Little is known about the history of Jaco or Costa Rica prior to the arrival and exploration of the country by Christopher Columbus. Archaelogical excavation there has produced little, and no evidence of a written language has been found. 

Columbus happened upon the area in 1502, but the inevitable influx of Europeans and disenfranchisement of the natives did not occur for almot 60 years. When they did, gold was the motivator. In fact, Columbus' name for the area - Costa Rica - means, "the rich coast." Vulnerability to European-borne diseases and the natives' lack of numbers in the face of high-volume European infiltration led to their decimation despite fierce resistance.   

The introduction of coffee to Costa Rica in the early 1800s led to the development of political structure and, eventually, to independence for the inhabitants. Under the presidency of Juan Rafael Mora, a former coffee grower, the country grew both economically and socially.

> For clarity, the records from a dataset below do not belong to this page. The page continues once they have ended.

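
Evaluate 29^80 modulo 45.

31

Compute successive squares:
80 in binary is 1010000, i.e. 80 = 64 + 16.
29^1 ≡ 29 (mod 45)
29^2 ≡ 29^2 = 841 ≡ 31 (mod 45)
29^4 ≡ 31^2 = 961 ≡ 16 (mod 45)
29^8 ≡ 16^2 = 256 ≡ 31 (mod 45)
29^16 ≡ 31^2 = 961 ≡ 16 (mod 45)
29^32 ≡ 16^2 = 256 ≡ 31 (mod 45)
29^64 ≡ 31^2 = 961 ≡ 16 (mod 45)
29^80 = 29^64 · 29^16 ≡ 16 · 16 (mod 45).
16 · 16 = 256 ≡ 31 (mod 45).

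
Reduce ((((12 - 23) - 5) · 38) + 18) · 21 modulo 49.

7

12 - 23 = -11 ≡ 38 (mod 49)
38 - 5 = 33
33 · 38 = 1254 ≡ 29 (mod 49)
29 + 18 = 47
47 · 21 = 987 ≡ 7 (mod 49)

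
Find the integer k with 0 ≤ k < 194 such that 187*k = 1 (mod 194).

By the extended Euclidean algorithm:
194 = 1·187 + 7
187 = 26·7 + 5
7 = 1·5 + 2
5 = 2·2 + 1
2 = 2·1 + 0
gcd(187, 194) = 1, so the inverse exists.
Bézout: 1 = −80·194 + 83·187.
So 187⁻¹ ≡ 83 (mod 194).

83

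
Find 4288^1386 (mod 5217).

Using repeated squaring:
4288^1 ≡ 4288 (mod 5217)
4288^2 ≡ 4288^2 = 18386944 ≡ 2236 (mod 5217)
4288^4 ≡ 2236^2 = 4999696 ≡ 1810 (mod 5217)
4288^8 ≡ 1810^2 = 3276100 ≡ 5041 (mod 5217)
4288^16 ≡ 5041^2 = 25411681 ≡ 4891 (mod 5217)
4288^32 ≡ 4891^2 = 23921881 ≡ 1936 (mod 5217)
4288^64 ≡ 1936^2 = 3748096 ≡ 2290 (mod 5217)
4288^128 ≡ 2290^2 = 5244100 ≡ 1015 (mod 5217)
4288^256 ≡ 1015^2 = 1030225 ≡ 2476 (mod 5217)
4288^512 ≡ 2476^2 = 6130576 ≡ 601 (mod 5217)
4288^1024 ≡ 601^2 = 361201 ≡ 1228 (mod 5217)
4288^1386 = 4288^1024 · 4288^256 · 4288^64 · 4288^32 · 4288^8 · 4288^2 ≡ 1228 · 2476 · 2290 · 1936 · 5041 · 2236 (mod 5217).
Accumulate the product:
1228 · 2476 = 3040528 ≡ 4234
4234 · 2290 = 9695860 ≡ 2674
2674 · 1936 = 5176864 ≡ 1600
1600 · 5041 = 8065600 ≡ 118
118 · 2236 = 263848 ≡ 2998

2998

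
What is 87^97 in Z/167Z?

97 in binary is 1100001, i.e. 97 = 64 + 32 + 1.
87^1 ≡ 87 (mod 167)
87^2 ≡ 87^2 = 7569 ≡ 54 (mod 167)
87^4 ≡ 54^2 = 2916 ≡ 77 (mod 167)
87^8 ≡ 77^2 = 5929 ≡ 84 (mod 167)
87^16 ≡ 84^2 = 7056 ≡ 42 (mod 167)
87^32 ≡ 42^2 = 1764 ≡ 94 (mod 167)
87^64 ≡ 94^2 = 8836 ≡ 152 (mod 167)
87^97 = 87^64 * 87^32 * 87^1 ≡ 152 * 94 * 87 (mod 167).
Accumulate the product:
152 * 94 = 14288 ≡ 93
93 * 87 = 8091 ≡ 75

75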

Ensuing years of years of struggle between wealthy Spanish coffee growers and local political powers served, in the end, to unify the people and, in 1821, the country declared independence from Spain.

In 1949, war broke out briefly when opposing factions battled over the presidency, but was quelled within weeks. Under the new president, Costa Rica saw the vote given to women and blacks, and the dismantlement of the country's armed forces, making it a model for all peace-loving nations.